Let $\hat{u}$ and $\hat{v}$ be two unit vectors
Compute the dot product between $\hat{u}-4\hat{v}$ and $\hat{u}+4\hat{v}$
How do I go about solving this? This is the first time I've encountered a question like this and I'm really confused. I would appreciate it if anyone is willing to explain.
If $\hat{u}$ and $\hat{v}$ are unit vectors, do I just multiply everything by $1$? Also, does $\hat{u} = \hat{i}$ and $\hat{v} = \hat{j}$ or am I thinking about this the wrong way?
Let $V$ be a vector space over the field $F$ with inner product $\langle \cdot \rangle$.
Remark
For $u\in V$ we define the norm of $u$ as $\mid \mid u \mid \mid =\sqrt{\langle u,u \rangle}$.

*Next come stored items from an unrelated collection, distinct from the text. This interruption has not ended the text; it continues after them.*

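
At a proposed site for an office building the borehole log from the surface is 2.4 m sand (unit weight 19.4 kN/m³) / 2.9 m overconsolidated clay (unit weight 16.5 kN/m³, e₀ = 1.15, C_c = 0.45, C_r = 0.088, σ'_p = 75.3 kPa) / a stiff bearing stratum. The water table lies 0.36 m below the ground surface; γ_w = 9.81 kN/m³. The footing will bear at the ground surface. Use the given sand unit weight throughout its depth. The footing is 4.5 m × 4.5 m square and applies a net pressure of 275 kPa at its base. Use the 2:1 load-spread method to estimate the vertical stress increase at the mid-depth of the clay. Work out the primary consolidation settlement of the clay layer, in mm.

S_c ≈ 152 mm

Mid-depth of clay below the ground surface: z = 2.4 + 2.9/2 = 3.85 m.
Total vertical stress at mid-clay: σ_v = 19.4×2.4 + 16.5×1.45 = 70.485 kPa.
Pore pressure: u = 9.81×(3.85 − 0.36) = 34.237 kPa.
Initial effective stress: σ'_0 = σ_v − u = 70.485 − 34.237 = 36.248 kPa.
Stress increase at mid-clay by the 2:1 spreading method:
Δσ = qBL/((B+z)(L+z)) = 275×4.5×4.5/((4.5+3.85)(4.5+3.85)) = 79.87 kPa
Final effective stress: σ'_f = 36.248 + 79.87 = 116.12 kPa.
σ'_f = 116.12 > σ'_p = 75.3 kPa, so the stress path crosses the preconsolidation pressure — recompression up to σ'_p, then virgin compression beyond:
S_c = H/(1+e₀)·[C_r·log₁₀(σ'_p/σ'_0) + C_c·log₁₀(σ'_f/σ'_p)]
    = 2.9/2.15 × [0.088×log₁₀(75.3/36.248) + 0.45×log₁₀(116.12/75.3)]
    = 1.3488 × [0.027941 + 0.08465] = 0.1519 m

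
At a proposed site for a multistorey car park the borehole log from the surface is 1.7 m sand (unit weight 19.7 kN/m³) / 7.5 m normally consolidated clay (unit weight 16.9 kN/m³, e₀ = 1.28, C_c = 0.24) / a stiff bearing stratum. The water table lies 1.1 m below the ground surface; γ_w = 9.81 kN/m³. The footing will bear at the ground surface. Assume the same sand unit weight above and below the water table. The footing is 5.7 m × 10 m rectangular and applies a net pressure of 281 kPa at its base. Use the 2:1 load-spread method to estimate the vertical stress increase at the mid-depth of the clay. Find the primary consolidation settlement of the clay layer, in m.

Mid-depth of clay below the ground surface: z = 1.7 + 7.5/2 = 5.45 m.
Total vertical stress at mid-clay: σ_v = 19.7×1.7 + 16.9×3.75 = 96.865 kPa.
Pore pressure: u = 9.81×(5.45 − 1.1) = 42.673 kPa.
Initial effective stress: σ'_0 = σ_v − u = 96.865 − 42.673 = 54.192 kPa.
Stress increase at mid-clay by the 2:1 spreading method:
Δσ = qBL/((B+z)(L+z)) = 281×5.7×10/((5.7+5.45)(10+5.45)) = 92.977 kPa
Final effective stress: σ'_f = σ'_0 + Δσ = 54.192 + 92.977 = 147.17 kPa.
Normally consolidated clay, so the full stress increment lies on the virgin compression line:
S_c = C_c·H/(1+e₀)·log₁₀(σ'_f/σ'_0) = 0.24×7.5/(1+1.28)×log₁₀(147.17/54.192)
    = 0.78947 × 0.43388 = 0.3425 m

S_c ≈ 0.343 m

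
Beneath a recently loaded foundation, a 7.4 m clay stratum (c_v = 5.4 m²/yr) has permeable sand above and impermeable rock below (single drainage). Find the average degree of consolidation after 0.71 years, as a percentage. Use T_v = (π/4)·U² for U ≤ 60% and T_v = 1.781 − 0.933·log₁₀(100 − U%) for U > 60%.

Drainage path length: H_d = H = 7.4 m (single drainage).
T_v = c_v·t/H_d² = 5.4×0.71/7.4² = 0.070015.
T_v = 0.070015 corresponds to the U ≤ 60% branch:
U = √(4T_v/π) = 0.2986

U ≈ 29.9 %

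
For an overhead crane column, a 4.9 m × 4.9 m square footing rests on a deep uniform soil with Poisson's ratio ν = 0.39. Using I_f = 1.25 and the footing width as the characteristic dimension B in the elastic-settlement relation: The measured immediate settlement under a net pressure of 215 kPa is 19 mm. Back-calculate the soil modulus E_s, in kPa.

E_s ≈ 58800 kPa

S_e = q·B·(1−ν²)/E_s · I_f  ⇒  E_s = q·B·(1−ν²)·I_f / S_e.
E_s = 215 × 4.9 × 0.8479 × 1.25 / 0.019 = 58770 kPa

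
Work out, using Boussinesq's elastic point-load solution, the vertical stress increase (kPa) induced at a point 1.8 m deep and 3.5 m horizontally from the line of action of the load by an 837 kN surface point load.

Boussinesq vertical stress below a point load on an elastic half-space:
Δσ_z = 3P/(2πz²) · [1 + (r/z)²]^(−5/2)
r/z = 3.5/1.8 = 1.9444; [1+(r/z)²]^(−5/2) = 0.020009.
Δσ_z = 3×837/(2π×1.8²) × 0.020009 = 123.35 × 0.020009 = 2.468 kPa

Δσ_z ≈ 2.47 kPa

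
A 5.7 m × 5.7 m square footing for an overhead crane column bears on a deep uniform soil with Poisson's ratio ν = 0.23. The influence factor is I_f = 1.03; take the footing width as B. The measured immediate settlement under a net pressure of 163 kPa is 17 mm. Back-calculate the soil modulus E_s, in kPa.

E_s ≈ 53300 kPa

S_e = q·B·(1−ν²)/E_s · I_f  ⇒  E_s = q·B·(1−ν²)·I_f / S_e.
E_s = 163 × 5.7 × 0.9471 × 1.03 / 0.017 = 53310 kPa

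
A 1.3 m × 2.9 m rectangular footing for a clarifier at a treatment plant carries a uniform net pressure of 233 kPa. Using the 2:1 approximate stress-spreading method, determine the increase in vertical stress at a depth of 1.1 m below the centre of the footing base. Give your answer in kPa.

By the 2:1 method the load spreads at 1 horizontal : 2 vertical, so at depth z the loaded area has grown by z in each plan dimension:
Δσ = qBL/((B+z)(L+z)) = 233×1.3×2.9/((1.3+1.1)(2.9+1.1)) = 91.501 kPa

Δσ_z ≈ 91.5 kPa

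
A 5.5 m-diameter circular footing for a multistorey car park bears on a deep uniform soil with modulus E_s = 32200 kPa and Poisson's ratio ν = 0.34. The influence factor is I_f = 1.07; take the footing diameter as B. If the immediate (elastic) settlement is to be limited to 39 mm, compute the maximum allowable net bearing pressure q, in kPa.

S_e = q·B·(1−ν²)/E_s · I_f  ⇒  q = S_e·E_s / (B·(1−ν²)·I_f).
q = 0.039 × 32200 / (5.5 × 0.8844 × 1.07) = 241.3 kPa

q ≈ 241 kPa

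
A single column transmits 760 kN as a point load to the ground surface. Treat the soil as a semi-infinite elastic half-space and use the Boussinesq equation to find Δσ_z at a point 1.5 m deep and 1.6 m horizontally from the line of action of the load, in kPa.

Boussinesq vertical stress below a point load on an elastic half-space:
Δσ_z = 3P/(2πz²) · [1 + (r/z)²]^(−5/2)
r/z = 1.6/1.5 = 1.0667; [1+(r/z)²]^(−5/2) = 0.14966.
Δσ_z = 3×760/(2π×1.5²) × 0.14966 = 161.28 × 0.14966 = 24.14 kPa

Δσ_z ≈ 24.1 kPa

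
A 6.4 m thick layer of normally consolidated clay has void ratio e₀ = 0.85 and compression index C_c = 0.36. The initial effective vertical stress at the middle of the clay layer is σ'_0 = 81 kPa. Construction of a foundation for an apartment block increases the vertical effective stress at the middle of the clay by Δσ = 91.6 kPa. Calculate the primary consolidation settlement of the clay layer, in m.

Final effective stress: σ'_f = σ'_0 + Δσ = 81 + 91.6 = 172.6 kPa.
Normally consolidated clay, so the full stress increment lies on the virgin compression line:
S_c = C_c·H/(1+e₀)·log₁₀(σ'_f/σ'_0) = 0.36×6.4/(1+0.85)×log₁₀(172.6/81)
    = 1.2454 × 0.32856 = 0.4092 m

S_c ≈ 0.409 m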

For $u,v\in V$ we define their inner product as $\langle u,v\rangle\in F$ and we know that the inner product is a bilinear form (it means that is linear in each coordinate).Therefore if we remember that a inner product is symetric,we can easily calculate the required inner product(assuming that $F=\mathbb{R}$ otherwise we should use $\langle u,v \rangle=\overline{\langle v,u \rangle}$ where $\overline{\langle v,u\rangle}$ denotes the usual complex conjugate of a complex number). $$\langle u-4v,u+4v \rangle=\langle u-4v,u \rangle+\langle u-4v,4v \rangle$$ $$=\langle u,u \rangle-4\langle v,u \rangle+4\langle u,v \rangle-16\langle v,v \rangle$$ $$=(\mid \mid u \mid \mid^2-4^2\mid \mid v\mid \mid^2)$$ Now if $u$ and $v$ are unitary vectors, what can you said about their norm?